Question: During her interview with the co-op board, a potential purchaser was asked if she has children. Is such a question illegal?
Answer: It's not illegal, but it is ill-advised, according to experts convened by Brick Underground. But before dealing with this specific question, let's start with some basic ground rules.
"In order to avoid baseless discrimination claims, a board should only agree to interview a prospective purchaser or tenant after a complete application has been submitted, and the board has determined that the applicant meets all of the applicable financial tests," says Jeffrey Reich, a partner at the law firm Schwartz Sladkus Reich Greenberg Atlas.
The board should avoid asking questions that could be perceived as running afoul of city, state and federal anti-discrimination laws, he adds.
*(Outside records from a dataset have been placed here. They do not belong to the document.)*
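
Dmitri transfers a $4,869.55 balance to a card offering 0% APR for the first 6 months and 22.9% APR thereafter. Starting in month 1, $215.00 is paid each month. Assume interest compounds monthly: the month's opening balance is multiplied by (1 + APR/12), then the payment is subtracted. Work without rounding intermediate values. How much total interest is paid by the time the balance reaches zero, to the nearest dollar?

Promo months 1–6 at r₀ = 0%/12 = 0; months 7+ at r₁ = 22.9%/12 = 0.0190833.
After month 6 (no interest yet): B = $4,869.55 − 6·$215.00 = $3,579.55.
Then at r₁ with $215.00/mo: n₂ = −ln(1 − r₁·B/P)/ln(1+r₁) ≈ 20.22 → 21 more payments.
Total paid = 26·$215.00 + $48.63 = $5,638.63; interest = $5,638.63 − $4,869.55 = $769.08.

$769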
This would include questions about a prospective shareholder's age, citizenship, nationality, religion, race, gender, and marital status; it also includes whether or not they have children. You can see a list of all the classes protected under the city's Human Rights Law.
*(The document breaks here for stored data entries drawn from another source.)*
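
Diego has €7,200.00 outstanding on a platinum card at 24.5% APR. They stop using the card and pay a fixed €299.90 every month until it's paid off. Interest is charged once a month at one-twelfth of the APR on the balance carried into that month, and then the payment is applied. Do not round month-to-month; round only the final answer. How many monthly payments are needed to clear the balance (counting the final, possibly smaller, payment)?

34 payments

Monthly rate r = 24.5%/12 = 2.04167% = 0.0204167.
Recurrence: B ← B·(1+r) − €299.90.
Month 1: interest €147.00; balance after payment €7,047.10.
Month 2: interest €143.88; balance after payment €6,891.08.
Closed form: n = −ln(1 − rB₀/P)/ln(1+r) = −ln(0.50984)/ln(1.02042) ≈ 33.332, so the balance reaches zero during payment 34.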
"The question about whether the writer has any children is one that I would counsel my board clients against asking," Reich says. "It is not that the question is illegal. It's just that should the applicant be rejected, the fact that the question was asked could form the basis of a discrimination claim."
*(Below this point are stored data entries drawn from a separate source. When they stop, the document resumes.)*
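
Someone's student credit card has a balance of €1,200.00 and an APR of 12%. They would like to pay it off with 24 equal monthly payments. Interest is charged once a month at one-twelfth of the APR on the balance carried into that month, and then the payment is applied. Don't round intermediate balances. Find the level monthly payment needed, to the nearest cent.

€56.49

Monthly rate r = 12%/12 = 1% = 0.01.
Level-payment amortization: P = B₀·r / (1 − (1+r)^(−n)) = 1200.00·0.01 / (1 − 1.01^(−24)).
Denominator 1 − (1+r)^(−24) = 0.212433873.
P = 12 / 0.212433873 ≈ 56.49.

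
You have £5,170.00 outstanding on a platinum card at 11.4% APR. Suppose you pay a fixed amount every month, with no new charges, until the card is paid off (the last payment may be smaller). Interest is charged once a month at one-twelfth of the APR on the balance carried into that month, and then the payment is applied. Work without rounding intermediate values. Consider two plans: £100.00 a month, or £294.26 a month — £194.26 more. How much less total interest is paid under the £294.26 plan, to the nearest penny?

£1,461.90

Monthly rate r = 11.4%/12 = 0.95% = 0.0095.
At £100.00/mo: n = ⌈−ln(1 − rB₀/P)/ln(1+r)⌉ = 72 payments (last £45.44); total interest = total paid − £5,170.00 = £1,975.44.
At £294.26/mo: 20 payments (last £92.60); total interest £513.54.
Interest saved = £1,975.44 − £513.54 = £1,461.90.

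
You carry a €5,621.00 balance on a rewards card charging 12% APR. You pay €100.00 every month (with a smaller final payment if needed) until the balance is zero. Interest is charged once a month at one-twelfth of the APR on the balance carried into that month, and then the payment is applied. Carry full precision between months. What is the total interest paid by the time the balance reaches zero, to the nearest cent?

Monthly rate r = 12%/12 = 1% = 0.01.
Payoff takes n = ⌈−ln(1 − rB₀/P)/ln(1+r)⌉ = ⌈82.989⌉ = 83 payments; the last is €98.87.
Total paid = 82·€100.00 + €98.87 = €8,298.87.
Total interest = total paid − principal = €8,298.87 − €5,621.00 = €2,677.87.

€2,677.87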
Similarly, questions about whether an applicant plans to host overnight guests in the apartment could be perceived as digging for information on marital status, and it could also be basis for discrimination claims should the applicant be rejected.
So what can a board ask without fear of getting sued? Fair game for discussion at a co-op board interview includes matters such who will live in the apartment (but not direct questions about children) and whether the applicant has pets, Reich says. The board may also ask for clarification or explanation of any potential issues raised in the application; they might also provide information about the building and the neighborhood, and ask why an applicant wants to live there.
The bottom line: Even a perception of discrimination against a member of a protected class is something co-op boards should assiduously avoid.